Festo unveils jumping kangaroo robot

Written by: Laura Hopperton | Published:

A team from Festo's Bionic Learning Network has spent the best part of two years studying the jumping behaviour of kangaroos, in order to create a robotic version that can effectively recover energy from one jump to help it make another.

By way of an elastic spring that partially 'charges' the legs on landing, the BionicKangaroo can jump to a height of 40cm and up to a distance of 80cm.

Festo believes it could help improve industrial automation systems, such as those used for car manufacture.

The robot is made from laser-sintered components reinforced with carbon. It weighs just 7kg and stands 1m tall.

Before the initial jump, the elastic tendon is pneumatically pre-tensioned and the BionicKangaroo shifts its centre of gravity forwards.

When a certain angle is reached, the pneumatic cylinders are activated and the energy from the tendon is released.

This causes the robot to take off and, as it does, it pulls its legs forward creating torque at the hip.

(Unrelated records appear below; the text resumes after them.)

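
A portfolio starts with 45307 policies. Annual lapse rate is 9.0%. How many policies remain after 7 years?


remaining = initial * (1 - lapse)^years
= 45307 * (1 - 0.09)^7
= 45307 * 0.516761
= 23412.8915


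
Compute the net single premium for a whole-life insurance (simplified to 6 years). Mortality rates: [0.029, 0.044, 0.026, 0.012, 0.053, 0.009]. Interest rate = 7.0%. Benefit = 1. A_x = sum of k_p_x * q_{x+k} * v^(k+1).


v = 0.934579
Year 0: k_p_x=1.0, q=0.029, term=0.027103
Year 1: k_p_x=0.971, q=0.044, term=0.037317
Year 2: k_p_x=0.928276, q=0.026, term=0.019701
Year 3: k_p_x=0.904141, q=0.012, term=0.008277
Year 4: k_p_x=0.893291, q=0.053, term=0.033756
Year 5: k_p_x=0.845947, q=0.009, term=0.005073
A_x = 0.1312


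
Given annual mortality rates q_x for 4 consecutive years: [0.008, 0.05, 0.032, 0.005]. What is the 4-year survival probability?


p_k = 1 - q_k for each year
Survival = product of (1 - q_k)
= 0.992 * 0.95 * 0.968 * 0.995
= 0.9077


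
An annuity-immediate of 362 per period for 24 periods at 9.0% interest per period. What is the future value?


FV = PMT * ((1+i)^n - 1) / i
= 362 * ((1.09)^24 - 1) / 0.09
= 362 * (7.911083 - 1) / 0.09
= 27797.9123


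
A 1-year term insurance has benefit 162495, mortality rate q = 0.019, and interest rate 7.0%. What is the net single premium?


NSP = benefit * q * v
v = 1/(1+i) = 0.934579
NSP = 162495 * 0.019 * 0.934579
= 2885.4252


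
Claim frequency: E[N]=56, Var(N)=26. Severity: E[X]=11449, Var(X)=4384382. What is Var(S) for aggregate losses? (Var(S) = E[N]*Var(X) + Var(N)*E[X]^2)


Var(S) = E[N]*Var(X) + Var(N)*E[X]^2
= 56*4384382 + 26*11449^2
= 245525392 + 3408069626
= 3.6536e+09


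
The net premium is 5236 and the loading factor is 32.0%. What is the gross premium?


Gross = net * (1 + loading)
= 5236 * (1 + 0.32)
= 5236 * 1.32
= 6911.52


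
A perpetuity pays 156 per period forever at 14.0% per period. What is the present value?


PV = PMT / i
= 156 / 0.14
= 1114.2857


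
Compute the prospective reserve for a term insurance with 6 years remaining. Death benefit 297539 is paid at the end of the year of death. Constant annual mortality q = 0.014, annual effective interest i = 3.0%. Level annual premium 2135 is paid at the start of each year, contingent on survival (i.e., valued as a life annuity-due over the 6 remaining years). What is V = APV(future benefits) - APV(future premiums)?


v = 1/(1+i) = 0.970874
APV(future benefits) per unit = sum_{k=0}^{5} k_p_x * q * v^(k+1) = 0.073324
APV(future benefits) = 297539 * 0.073324 = 21816.8293
Life annuity-due factor ä_{x:6} = sum_{k=0}^{5} k_p_x * v^k = 5.394571
APV(future premiums) = 2135 * 5.394571 = 11517.4093
V = 21816.8293 - 11517.4093
= 10299.4199


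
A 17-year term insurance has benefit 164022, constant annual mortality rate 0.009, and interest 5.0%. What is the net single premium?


NSP = benefit * sum_{k=0}^{n-1} k_p_x * q * v^(k+1)
With constant q=0.009, v=0.952381
Sum = 0.09547
NSP = 164022 * 0.09547
= 15659.2103


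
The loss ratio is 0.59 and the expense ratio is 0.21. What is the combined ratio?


Combined ratio = loss ratio + expense ratio
= 0.59 + 0.21
= 0.8


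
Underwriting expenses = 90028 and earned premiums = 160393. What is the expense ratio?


Expense ratio = expenses / premiums
= 90028 / 160393
= 0.5613


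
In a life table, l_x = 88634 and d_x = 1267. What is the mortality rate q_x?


q_x = d_x / l_x
= 1267 / 88634
= 0.0143


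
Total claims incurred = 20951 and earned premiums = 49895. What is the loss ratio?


Loss ratio = claims / premiums
= 20951 / 49895
= 0.4199


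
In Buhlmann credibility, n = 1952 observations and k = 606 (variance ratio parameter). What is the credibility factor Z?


Z = n / (n + k)
= 1952 / (1952 + 606)
= 1952 / 2558
= 0.7631


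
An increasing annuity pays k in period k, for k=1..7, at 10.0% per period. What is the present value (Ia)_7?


(Ia)_n = sum_{k=1}^{n} k * v^k, v = 1/(1+i)
v = 0.909091
Sum computed term by term:
(Ia)_7 = 17.6315


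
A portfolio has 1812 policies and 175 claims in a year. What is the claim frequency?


frequency = claims / policies
= 175 / 1812
= 0.0966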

During landing, the tendon is tensed again to convert the kinetic energy of the previous jump to potential energy for the next.

A small compressor or a high-pressure storage device can be placed inside the body to provide the high pressure air necessary for jumping.

Lithium polymer batteries power the device and a kinematic control system keeps the robot from toppling over. Control is gesture-based.